Signed by TU officials on Feb. 27, the new practice, which goes into effect Aug. 1, allows students to take five days off to grieve the loss of “an individual with a significant relationship.” Two additional days for travel are also allotted.
“Significant relationships” may include, but are not limited to, parents; legal guardians; spouses or legal union partners; siblings; children; uncles, aunts; cousins; nieces; nephews; in-laws; and step-relations.
Students opting to use the bereavement procedure will be given a “reasonable amount” of days to make up missed academic work. They are encouraged to be in constant communication with their professors that make-up work, or extensions on assignment deadlines.
Proof of death, such as an obituary, death certificate or funeral service program, is required. Both undergraduate and graduate students are covered under the procedure.
Associate Vice President for Campus Life Teri Hall has long worked with the provost’s office to help students in mourning, but she’s pleased TU has formalized the procedure.
“We’re an institution that values community and caring for each other,” says Hall, “and so [the bereavement procedure] is in line with the acknowledgment that this is who we are.”
Towson is not the first public university in the state to implement such a procedure; Morgan State University has a similar, but smaller, process. But Morgan State is not a USM institution.
“We know that five days off and two travel days isn’t enough for a student to really get over the loss of a parent or grandparent or someone significant to them,” says Hall, “but it at least is a sign of the commitment from the institution that we understand as much as we can.”
Former Student Government Association Chief of Staff Kennard Wallace ’14 says a 2011 incident, in which a student felt unfairly treated after his grandmother’s death, motivated Wallace and other SGA representatives to formalize an academic procedure for bereavement with the university. He and a student committee researched college students’ mental health while mourning, as well as bereavement practices at other universities. They drafted the document the university later officially adopted.
“This is something that’s very beneficial for our students and our university as a whole,” says Wallace, “and I’m glad that other universities are looking at Towson University as a leader in this initiative.”
Creating the bereavement practice as a procedure allows it the flexibility to meet the individual needs of students who may work with professors to take fewer or additional days, if necessary. Wallace says this is different from a policy in an important way. “A policy is very structured and very rigid.
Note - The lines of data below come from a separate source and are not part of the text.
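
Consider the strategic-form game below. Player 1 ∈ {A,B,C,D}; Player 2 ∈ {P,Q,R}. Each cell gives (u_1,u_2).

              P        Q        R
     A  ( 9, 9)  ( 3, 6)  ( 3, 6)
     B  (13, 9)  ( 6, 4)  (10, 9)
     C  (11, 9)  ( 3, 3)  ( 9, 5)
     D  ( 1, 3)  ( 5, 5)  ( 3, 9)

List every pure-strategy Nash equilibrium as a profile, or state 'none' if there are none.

Nash profiles: (B,P), (B,R)

(A,P): not NE [P1→B gives 13>9]
(A,Q): not NE [P1→B gives 6>3; P2→P gives 9>6]
(A,R): not NE [P1→B gives 10>3; P2→P gives 9>6]
(B,P): NE
(B,Q): not NE [P2→R gives 9>4]
(B,R): NE
(C,P): not NE [P1→B gives 13>11]
(C,Q): not NE [P1→B gives 6>3; P2→P gives 9>3]
(C,R): not NE [P1→B gives 10>9; P2→P gives 9>5]
(D,P): not NE [P1→B gives 13>1; P2→R gives 9>3]
(D,Q): not NE [P1→B gives 6>5; P2→R gives 9>5]
(D,R): not NE [P1→B gives 10>3]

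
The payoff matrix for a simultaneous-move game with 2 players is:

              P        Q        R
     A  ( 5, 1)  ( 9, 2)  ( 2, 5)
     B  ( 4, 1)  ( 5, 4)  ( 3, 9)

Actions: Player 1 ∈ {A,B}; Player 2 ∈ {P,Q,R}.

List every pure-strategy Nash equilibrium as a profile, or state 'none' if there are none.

Nash profiles: (B,R)

(A,P): not NE [P2→R gives 5>1]
(A,Q): not NE [P2→R gives 5>2]
(A,R): not NE [P1→B gives 3>2]
(B,P): not NE [P1→A gives 5>4; P2→R gives 9>1]
(B,Q): not NE [P1→A gives 9>5; P2→R gives 9>4]
(B,R): NE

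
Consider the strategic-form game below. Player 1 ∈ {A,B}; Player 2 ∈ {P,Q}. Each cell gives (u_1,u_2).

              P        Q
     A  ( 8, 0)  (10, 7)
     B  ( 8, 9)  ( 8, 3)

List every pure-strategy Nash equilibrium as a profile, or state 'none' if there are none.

(A,P): not NE [P2→Q gives 7>0]
(A,Q): NE
(B,P): NE
(B,Q): not NE [P1→A gives 10>8; P2→P gives 9>3]

PSNE = {(A,Q), (B,P)}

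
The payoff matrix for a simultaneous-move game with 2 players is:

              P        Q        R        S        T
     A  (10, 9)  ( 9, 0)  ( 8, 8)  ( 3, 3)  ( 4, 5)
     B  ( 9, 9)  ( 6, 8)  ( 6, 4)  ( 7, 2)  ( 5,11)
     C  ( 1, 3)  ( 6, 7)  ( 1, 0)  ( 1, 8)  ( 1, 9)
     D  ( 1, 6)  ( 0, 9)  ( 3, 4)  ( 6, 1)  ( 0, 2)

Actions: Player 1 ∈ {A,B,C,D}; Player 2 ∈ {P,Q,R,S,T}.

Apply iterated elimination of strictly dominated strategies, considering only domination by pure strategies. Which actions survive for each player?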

A procedure flows.”
As Towson’s current Maryland Higher Education Commission (MHEC) Student Advisory Council representative, Wallace has been sharing TU’s experience with officials from other campuses and reports increasing support for getting bereavement procedures on the books and actively promoted at other institutions.
“Three years ago we started with just this one young man coming into our SGA meeting,” says Wallace, “and now, in possibly another calendar year, this could be implemented statewide.”